Dear Daughter: Why You're an Only

Dear daughter:

I can't tell you this today. You are only 5 years old. There are some things you have to wait to understand. But lately, you keep asking me for a baby sister. It's always a sister. On occasion with some of your friends who are boys, you'll request a brother but for the most part, the menu is: baby sister, baby sister, and more baby sister.

Last Summer, one day as we ate our dinner outside, you asked me if I could make you a baby sister. When I told you it "didn't exactly work that way," you then tried to offer your own services to carry "one baby brother" and me "a baby sister." When I tried to explain to you that it still doesn't work that way, you offered grandma's services. Too bad that it still doesn't work that way.

To you, families are unique: some families have two parents under one roof and others, like yours, have parents separated and live under two separate roofs. So the idea that you believed a baby could come from just me seemed about right according to your young logic.

It wasn't meant to be this way exactly. See, your dad and I had planned for you to have a sibling. I never pictured myself having many kids and originally figured one very special baby would be a delight. When you came along, though, you were so amazing, I had to have a friend for you. Coming from a family of four girls, I couldn't imagine you not having a brother or sister to torture. It's one of the fine privileges of being a sister or brother.

But you didn't come easily. After enduring 32 days in the hospital for hyperemesis gravidarum, I was just glad when you arrived. It meant not only were you finally here, but also that the constant sickness would end. See, when you were inside of mommy, mommy's body didn't take being pregnant very well, and I became very sick. I was unable to stay hydrated and was malnourished. I kept puking. Remember that stomach bug you had when you threw up chocolate all over my bed? Imagine going through that day after day . . . after day. I don't know why it happened. Some research says it gets passed on from mother to daughter and through the maternal bloodline, but my mom — your Nana — had never thrown up a day in any of her four pregnancies. Some other studies say it happens more often when pregnant with a girl, but other than that, I don't know why my body didn't respond well to being pregnant and I don't know if you will experience what I did. It's possible that because I had hyperemesis gravidarum, you may too, or God willing, you may not.

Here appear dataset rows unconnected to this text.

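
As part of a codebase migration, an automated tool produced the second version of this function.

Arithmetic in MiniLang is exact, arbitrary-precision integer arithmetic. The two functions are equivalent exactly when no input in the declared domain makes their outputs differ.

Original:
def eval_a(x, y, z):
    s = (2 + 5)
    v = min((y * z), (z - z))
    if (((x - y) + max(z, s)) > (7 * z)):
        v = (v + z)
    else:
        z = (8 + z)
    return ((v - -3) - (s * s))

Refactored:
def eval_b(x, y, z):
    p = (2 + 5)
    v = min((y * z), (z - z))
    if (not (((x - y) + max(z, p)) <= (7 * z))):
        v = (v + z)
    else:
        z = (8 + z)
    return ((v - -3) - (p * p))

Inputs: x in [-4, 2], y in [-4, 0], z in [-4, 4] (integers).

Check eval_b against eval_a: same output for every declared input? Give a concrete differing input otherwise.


Reading the diff, among the changes: local variable names differ; boolean connective usage differs; comparison usage differs.
Tracing x=2, y=0, z=4: eval_a: s=7, then v=0, then (((x - y) + max(z, s)) > (7 * z)) is false, then z=12, then returns -46 | eval_b: p=7, then v=0, then (not (((x - y) + max(z, p)) <= (7 * z))) is false, then z=12, then returns -46 — matching result -46.
Sweeping the whole domain (315 inputs) finds no disagreement.
verdict: equivalent


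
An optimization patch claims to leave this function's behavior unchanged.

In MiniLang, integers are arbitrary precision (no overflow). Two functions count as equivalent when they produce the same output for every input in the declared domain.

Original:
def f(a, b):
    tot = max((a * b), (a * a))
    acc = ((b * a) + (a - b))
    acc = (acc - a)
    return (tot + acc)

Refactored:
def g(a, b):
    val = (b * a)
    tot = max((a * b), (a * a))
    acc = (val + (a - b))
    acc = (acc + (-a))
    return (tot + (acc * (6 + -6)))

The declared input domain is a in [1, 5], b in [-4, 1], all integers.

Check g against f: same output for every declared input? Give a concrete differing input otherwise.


There is a counterexample at a=2, b=-4: 0 on one side, 4 on the other.
f: tot = 4; acc = -2; acc = -4; return 0
g: val = -8; tot = 4; acc = -2; acc = -4; return 4
verdict: not equivalent; witness: a=2, b=-4


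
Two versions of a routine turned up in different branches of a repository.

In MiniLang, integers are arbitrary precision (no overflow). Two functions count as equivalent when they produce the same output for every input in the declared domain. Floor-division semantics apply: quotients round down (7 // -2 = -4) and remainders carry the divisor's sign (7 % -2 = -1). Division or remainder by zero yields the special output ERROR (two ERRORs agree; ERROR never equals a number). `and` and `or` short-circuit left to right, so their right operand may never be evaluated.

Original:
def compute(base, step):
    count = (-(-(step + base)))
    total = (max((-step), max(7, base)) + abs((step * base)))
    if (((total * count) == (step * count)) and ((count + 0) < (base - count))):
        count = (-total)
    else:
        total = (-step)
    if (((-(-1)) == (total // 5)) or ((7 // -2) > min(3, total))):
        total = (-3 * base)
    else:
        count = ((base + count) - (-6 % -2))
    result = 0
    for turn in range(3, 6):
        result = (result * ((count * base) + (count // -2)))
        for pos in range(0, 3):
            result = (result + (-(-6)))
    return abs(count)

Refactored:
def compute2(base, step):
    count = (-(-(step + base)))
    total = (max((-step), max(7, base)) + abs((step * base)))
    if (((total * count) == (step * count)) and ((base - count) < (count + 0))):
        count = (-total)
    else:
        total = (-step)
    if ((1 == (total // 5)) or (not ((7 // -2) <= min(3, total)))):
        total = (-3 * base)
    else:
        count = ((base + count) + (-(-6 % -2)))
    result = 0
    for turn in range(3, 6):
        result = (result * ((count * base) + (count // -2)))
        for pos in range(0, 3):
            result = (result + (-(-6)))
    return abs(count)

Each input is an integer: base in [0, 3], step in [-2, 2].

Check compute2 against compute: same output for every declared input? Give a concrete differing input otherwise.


Not equivalent: base=1, step=-1 separates them (8 vs 1).
compute: count=0, then total=8, then (((total * count) == (step * count)) and ((count + 0) < (base - count))) is true, then count=-8, then (((-(-1)) == (total // 5)) or ((7 // -2) > min(3, total))) is true, then total=-3, then result=0, then (turn=3), then result=0, then (pos=0), then result=6, then (pos=1), then result=12, then (pos=2), then result=18, then (turn=4), then result=-72, then (pos=0), then result=-66, then (pos=1), then result=-60, then (pos=2), then result=-54, then (turn=5), then result=216, then (pos=0), then result=222, then (pos=1), then result=228, then (pos=2), then result=234, then returns 8
compute2: count=0, then total=8, then (((total * count) == (step * count)) and ((base - count) < (count + 0))) is false, then total=1, then ((1 == (total // 5)) or (not ((7 // -2) <= min(3, total)))) is false, then count=1, then result=0, then (turn=3), then result=0, then (pos=0), then result=6, then (pos=1), then result=12, then (pos=2), then result=18, then (turn=4), then result=0, then (pos=0), then result=6, then (pos=1), then result=12, then (pos=2), then result=18, then (turn=5), then result=0, then (pos=0), then result=6, then (pos=1), then result=12, then (pos=2), then result=18, then returns 1
verdict: not equivalent; witness: base=1, step=-1


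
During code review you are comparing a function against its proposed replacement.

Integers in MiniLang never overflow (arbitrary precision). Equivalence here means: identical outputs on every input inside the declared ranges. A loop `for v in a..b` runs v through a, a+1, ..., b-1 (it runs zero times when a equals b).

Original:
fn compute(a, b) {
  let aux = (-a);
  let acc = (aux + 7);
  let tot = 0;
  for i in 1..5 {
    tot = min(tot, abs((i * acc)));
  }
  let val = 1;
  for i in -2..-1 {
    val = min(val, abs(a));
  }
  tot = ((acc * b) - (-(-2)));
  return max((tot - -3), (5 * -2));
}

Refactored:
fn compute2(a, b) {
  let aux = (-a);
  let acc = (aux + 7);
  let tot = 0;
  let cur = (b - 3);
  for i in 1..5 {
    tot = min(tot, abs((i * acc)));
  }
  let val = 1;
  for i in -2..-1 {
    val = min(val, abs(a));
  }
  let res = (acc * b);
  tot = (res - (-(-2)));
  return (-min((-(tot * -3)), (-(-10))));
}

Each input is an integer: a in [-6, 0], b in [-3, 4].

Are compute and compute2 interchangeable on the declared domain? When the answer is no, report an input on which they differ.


On input a=-6, b=-3, compute returns -10 while compute2 returns 123.
verdict: not equivalent; witness: a=-6, b=-3


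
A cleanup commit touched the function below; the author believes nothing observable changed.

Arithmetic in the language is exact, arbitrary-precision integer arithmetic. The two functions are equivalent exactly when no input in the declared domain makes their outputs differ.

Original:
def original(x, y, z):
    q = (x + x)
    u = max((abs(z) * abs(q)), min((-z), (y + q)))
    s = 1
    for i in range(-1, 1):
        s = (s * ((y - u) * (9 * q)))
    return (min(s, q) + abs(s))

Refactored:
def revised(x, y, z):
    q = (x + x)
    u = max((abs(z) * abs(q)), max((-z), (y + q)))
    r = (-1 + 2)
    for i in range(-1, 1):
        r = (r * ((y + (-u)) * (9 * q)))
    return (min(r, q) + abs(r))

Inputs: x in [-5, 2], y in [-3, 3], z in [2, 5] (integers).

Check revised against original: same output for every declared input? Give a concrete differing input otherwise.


Consider the input x=1, y=3, z=2.
original: q = 2; u = 4; s = 1; [i=-1]; s = -18; [i=0]; s = 324; return 326
revised: q = 2; u = 5; r = 1; [i=-1]; r = -36; [i=0]; r = 1296; return 1298
326 vs 1298 — the two versions disagree here.
verdict: not equivalent; witness: x=1, y=3, z=2


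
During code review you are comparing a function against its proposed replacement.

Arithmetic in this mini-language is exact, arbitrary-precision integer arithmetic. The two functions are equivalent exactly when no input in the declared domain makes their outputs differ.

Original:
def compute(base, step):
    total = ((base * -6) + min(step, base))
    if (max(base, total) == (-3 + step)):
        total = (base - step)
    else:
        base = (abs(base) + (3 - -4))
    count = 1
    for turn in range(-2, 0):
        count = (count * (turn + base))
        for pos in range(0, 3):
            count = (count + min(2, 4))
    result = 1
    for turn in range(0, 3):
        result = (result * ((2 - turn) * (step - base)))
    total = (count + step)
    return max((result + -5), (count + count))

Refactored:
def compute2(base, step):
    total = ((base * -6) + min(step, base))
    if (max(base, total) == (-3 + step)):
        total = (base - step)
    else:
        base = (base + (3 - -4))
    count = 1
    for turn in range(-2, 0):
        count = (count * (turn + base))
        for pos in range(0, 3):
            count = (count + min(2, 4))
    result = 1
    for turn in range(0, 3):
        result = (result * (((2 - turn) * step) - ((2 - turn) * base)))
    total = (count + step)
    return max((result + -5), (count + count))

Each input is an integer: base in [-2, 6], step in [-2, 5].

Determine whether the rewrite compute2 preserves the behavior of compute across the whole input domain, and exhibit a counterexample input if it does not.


Consider the input base=-2, step=-2.
compute: total=10, then (max(base, total) == (-3 + step)) is false, then base=9, then count=1, then (turn=-2), then count=7, then (pos=0), then count=9, then (pos=1), then count=11, then (pos=2), then count=13, then (turn=-1), then count=104, then (pos=0), then count=106, then (pos=1), then count=108, then (pos=2), then count=110, then result=1, then (turn=0), then result=-22, then (turn=1), then result=242, then (turn=2), then result=0, then total=108, then returns 220
compute2: total=10, then (max(base, total) == (-3 + step)) is false, then base=5, then count=1, then (turn=-2), then count=3, then (pos=0), then count=5, then (pos=1), then count=7, then (pos=2), then count=9, then (turn=-1), then count=36, then (pos=0), then count=38, then (pos=1), then count=40, then (pos=2), then count=42, then result=1, then (turn=0), then result=-14, then (turn=1), then result=98, then (turn=2), then result=0, then total=40, then returns 84
220 against 84: the behavior changed.
verdict: not equivalent; witness: base=-2, step=-2


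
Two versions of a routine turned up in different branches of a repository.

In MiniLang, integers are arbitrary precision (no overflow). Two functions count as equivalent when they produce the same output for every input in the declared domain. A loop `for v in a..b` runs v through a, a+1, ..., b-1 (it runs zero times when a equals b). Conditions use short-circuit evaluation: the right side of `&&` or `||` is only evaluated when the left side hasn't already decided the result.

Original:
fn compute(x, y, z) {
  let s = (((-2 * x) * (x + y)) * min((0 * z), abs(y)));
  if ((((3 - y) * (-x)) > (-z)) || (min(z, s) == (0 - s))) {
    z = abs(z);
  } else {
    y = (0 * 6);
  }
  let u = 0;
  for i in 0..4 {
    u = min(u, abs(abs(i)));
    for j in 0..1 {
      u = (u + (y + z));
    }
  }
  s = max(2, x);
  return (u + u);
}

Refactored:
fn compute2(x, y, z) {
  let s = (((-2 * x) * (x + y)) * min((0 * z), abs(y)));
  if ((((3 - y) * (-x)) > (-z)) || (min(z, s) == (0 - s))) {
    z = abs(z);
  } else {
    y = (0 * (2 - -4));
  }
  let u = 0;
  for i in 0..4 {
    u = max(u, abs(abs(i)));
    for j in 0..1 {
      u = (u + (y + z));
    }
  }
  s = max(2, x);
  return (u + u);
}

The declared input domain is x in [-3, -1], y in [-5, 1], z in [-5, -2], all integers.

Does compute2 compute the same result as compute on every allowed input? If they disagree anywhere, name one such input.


On input x=-3, y=-5, z=-5, compute returns 0 while compute2 returns 6.
verdict: not equivalent; witness: x=-3, y=-5, z=-5


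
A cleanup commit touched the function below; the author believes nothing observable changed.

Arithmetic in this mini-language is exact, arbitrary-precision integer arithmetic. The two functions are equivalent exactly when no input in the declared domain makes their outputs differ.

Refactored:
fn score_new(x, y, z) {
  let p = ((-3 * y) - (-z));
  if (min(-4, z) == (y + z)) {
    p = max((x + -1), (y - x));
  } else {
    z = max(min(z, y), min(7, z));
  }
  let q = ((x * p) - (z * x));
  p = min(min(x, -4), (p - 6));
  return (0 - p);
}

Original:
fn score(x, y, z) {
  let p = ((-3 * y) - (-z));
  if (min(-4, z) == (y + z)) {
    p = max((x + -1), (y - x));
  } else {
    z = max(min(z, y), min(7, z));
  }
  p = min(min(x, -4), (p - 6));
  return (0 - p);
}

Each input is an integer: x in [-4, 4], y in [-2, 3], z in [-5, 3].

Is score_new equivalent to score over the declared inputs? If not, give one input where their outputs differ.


Reading the diff, among the changes: local variable names differ, plus arithmetic usage differs, plus statement counts differ.
Spot check at x=4, y=2, z=2 — score: p = -4; (min(-4, z) == (y + z)) -> false; z = 2; p = -10; return 10. score_new: p = -4; (min(-4, z) == (y + z)) -> false; z = 2; q = -24; p = -10; return 10. Both give 10.
Checked all 486 inputs in the declared domain: the outputs agree on every one.
verdict: equivalent


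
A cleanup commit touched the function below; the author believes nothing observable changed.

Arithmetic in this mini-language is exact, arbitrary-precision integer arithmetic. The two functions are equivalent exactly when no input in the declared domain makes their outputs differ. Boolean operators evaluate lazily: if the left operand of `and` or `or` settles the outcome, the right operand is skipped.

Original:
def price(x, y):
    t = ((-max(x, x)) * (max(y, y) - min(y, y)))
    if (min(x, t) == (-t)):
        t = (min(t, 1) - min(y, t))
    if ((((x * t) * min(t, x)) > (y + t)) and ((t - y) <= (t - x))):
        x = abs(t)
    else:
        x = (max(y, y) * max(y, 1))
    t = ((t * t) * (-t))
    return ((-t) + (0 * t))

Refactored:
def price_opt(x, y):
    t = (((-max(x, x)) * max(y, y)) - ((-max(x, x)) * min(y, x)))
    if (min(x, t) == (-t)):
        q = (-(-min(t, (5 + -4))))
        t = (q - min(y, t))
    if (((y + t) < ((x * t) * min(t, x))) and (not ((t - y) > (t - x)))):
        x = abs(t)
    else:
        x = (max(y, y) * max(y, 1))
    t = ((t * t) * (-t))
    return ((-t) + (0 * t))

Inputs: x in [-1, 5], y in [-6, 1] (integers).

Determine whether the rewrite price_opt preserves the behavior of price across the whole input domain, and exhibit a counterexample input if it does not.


x=-1, y=0 yields 0 from price but 1 from price_opt.
verdict: not equivalent; witness: x=-1, y=0


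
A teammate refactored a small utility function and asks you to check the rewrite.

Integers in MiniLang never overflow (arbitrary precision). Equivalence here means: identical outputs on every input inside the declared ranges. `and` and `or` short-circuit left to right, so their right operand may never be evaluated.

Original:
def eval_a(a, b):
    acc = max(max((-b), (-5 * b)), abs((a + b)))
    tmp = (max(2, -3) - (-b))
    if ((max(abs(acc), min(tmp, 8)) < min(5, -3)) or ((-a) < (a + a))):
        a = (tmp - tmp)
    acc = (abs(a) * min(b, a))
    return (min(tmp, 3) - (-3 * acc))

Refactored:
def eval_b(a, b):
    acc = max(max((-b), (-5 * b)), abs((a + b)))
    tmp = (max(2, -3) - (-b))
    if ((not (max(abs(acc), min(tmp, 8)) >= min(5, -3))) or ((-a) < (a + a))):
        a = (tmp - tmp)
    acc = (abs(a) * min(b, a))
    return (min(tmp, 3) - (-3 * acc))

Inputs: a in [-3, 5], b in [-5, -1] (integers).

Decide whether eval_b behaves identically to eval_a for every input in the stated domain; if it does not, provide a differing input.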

I just know that despite all of that I ended up with the greatest gift ever.


When I imagined life for you after you arrived, I imagined a friend for you. I imagined so many things, but life didn't turn out exactly how I pictured it. Three pregnancies brought me one beautiful daughter. One marriage brought me one divorce. As much as your imagination would like to believe it, mommy can't make a baby alone, and, to be honest, mommy's body doesn't seem to have it easy in the "making you a baby sister department."

I know when you see siblings and big families, you get excited and all aglow and I understand. It seems fun and exciting to have such a large clan. To have someone to share your secrets with. To have a playmate. To have a lifelong friend and a protector. To have someone, or many someones, have your back.

It seems so wonderful.

I grew up in a big family. It was noisy. Chaotic. Moody. Warm. Cold. Adventurous. There were so many positives, but on the flip side, sometimes it felt like I was competing for attention. Sometimes sibling fights hurt too much. Sometimes it seemed/seems like a lot of work.

But life didn't bring you the big family that you may desire. For now. Who knows what our future brings, daughter? There may be stepsiblings — and they (I sure hope) will feel like 100 percent siblings! Blood does not always a family make. I can't promise you that baby sister. I can't promise you anything other than the fact that I will always love you, no matter what.

Some days, you may hate being an only child, if truly you end up your whole life having no stepsiblings from dad and me. But other days, you will love it. You will love the fact that my limited resources and income go to just you. And in fact, I know you love our one-on-one bond. You love the one you have with me and the one you have with your dad. Being an only child has its minuses, I am sure. I have read about them in numerous articles from only kids. I have heard the case for "that sibling." But being an only also has pluses and pros.

No matter what, let this be a lesson of sorts to you: sometimes, life doesn't happen exactly how we picture it would, but it is still just as amazing and wonderful. So for now, why don't we get you an imaginary sibling and maybe one day if you become a mama, you can make as many babies as you like?